LONDON: Five-year British government bond prices surged to a five-month high on Tuesday, helped by investors piling into safe assets as commodity prices and stock markets slid.
Gilt yields fell alongside those of other major government bonds, with the 10-year British government bond yield falling most heavily across the range of maturities. It closed at 1.78 percent, down around 10 basis points on the day, after earlier touching its lowest level since Aug. 24 at 1.774 percent.
The five-year gilt yield bottomed out at 1.199 percent, its lowest since April 22, and closed around 9 basis points down on the day at 1.21 percent.
"There was a lot of equity market-watching today," said Jason Simpson, fixed income strategist at Societe Generale, pointing to a near 3 percent slump in Britain's FTSE 100 share index.
Ten-year gilts underperformed against the equivalent German debt for much of the session, with the yield spread between the two at one point hitting 123.6 basis points, its highest level since Aug. 28.
Later in the session the spread narrowed sharply to 119 basis points, amid volatile global financial market trading which saw shares across finish the day sharply lower. Short-sterling futures also climbed heavily, particularly for late-2016 contracts and further out, implying a shallower path of market expectations for Bank of England interest rate hikes in future.
Strong demand at a syndicated sale of inflation-linked bonds encouraged Britain's Debt Management Office to bump up its target for linker sales this financial year by 500 million pounds ($768 million).

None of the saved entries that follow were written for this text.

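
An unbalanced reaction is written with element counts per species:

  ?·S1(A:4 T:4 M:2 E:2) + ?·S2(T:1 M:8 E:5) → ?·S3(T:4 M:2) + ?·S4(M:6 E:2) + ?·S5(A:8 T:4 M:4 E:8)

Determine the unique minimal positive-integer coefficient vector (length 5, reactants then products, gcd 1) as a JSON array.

A: 6·4+4·0 = 24 | 4·0+4·0+3·8 = 24
T: 6·4+4·1 = 28 | 4·4+4·0+3·4 = 28
M: 6·2+4·8 = 44 | 4·2+4·6+3·4 = 44
E: 6·2+4·5 = 32 | 4·0+4·2+3·8 = 32
gcd(6,4,4,4,3) = 1

Coefficients: [6, 4, 4, 4, 3]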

The DMO sold 2.5 billion pounds of the 2068 index-linked bond -- more than planned -- and said it would raise the total volume of index-linked gilts it intends to sell in the 2015/16 financial year to 15.7 billion pounds from 15.2 billion pounds.

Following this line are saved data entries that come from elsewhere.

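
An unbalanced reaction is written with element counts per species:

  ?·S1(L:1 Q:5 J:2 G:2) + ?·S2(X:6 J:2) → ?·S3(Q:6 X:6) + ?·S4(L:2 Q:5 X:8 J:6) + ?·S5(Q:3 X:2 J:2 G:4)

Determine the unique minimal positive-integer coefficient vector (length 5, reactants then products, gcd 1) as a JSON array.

Coefficients: [6, 6, 1, 3, 3]

L: 6·1+6·0 = 6 | 1·0+3·2+3·0 = 6
Q: 6·5+6·0 = 30 | 1·6+3·5+3·3 = 30
X: 6·0+6·6 = 36 | 1·6+3·8+3·2 = 36
J: 6·2+6·2 = 24 | 1·0+3·6+3·2 = 24
G: 6·2+6·0 = 12 | 1·0+3·0+3·4 = 12
gcd(6,6,1,3,3) = 1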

Orders for the gilt, the longest-dated inflation-linked gilt in circulation, totalled 7.8 billion pounds, and demand came almost exclusively from British-based investors, as usual at such sales.
"The syndication went pretty well, they upsized the book as I think they only needed to sell 2.1 billion pounds," said SocGen's Simpson.
Pension funds are typically buyers for linkers as a means of hedging long-term risk, even though returns from such bonds are at historically low levels.
The gilt sold at a real yield of -0.8655 percent, 1.75 basis points below that of the 2062 index-linked gilt, after buyers were willing to pay prices at the top end of initial guidance.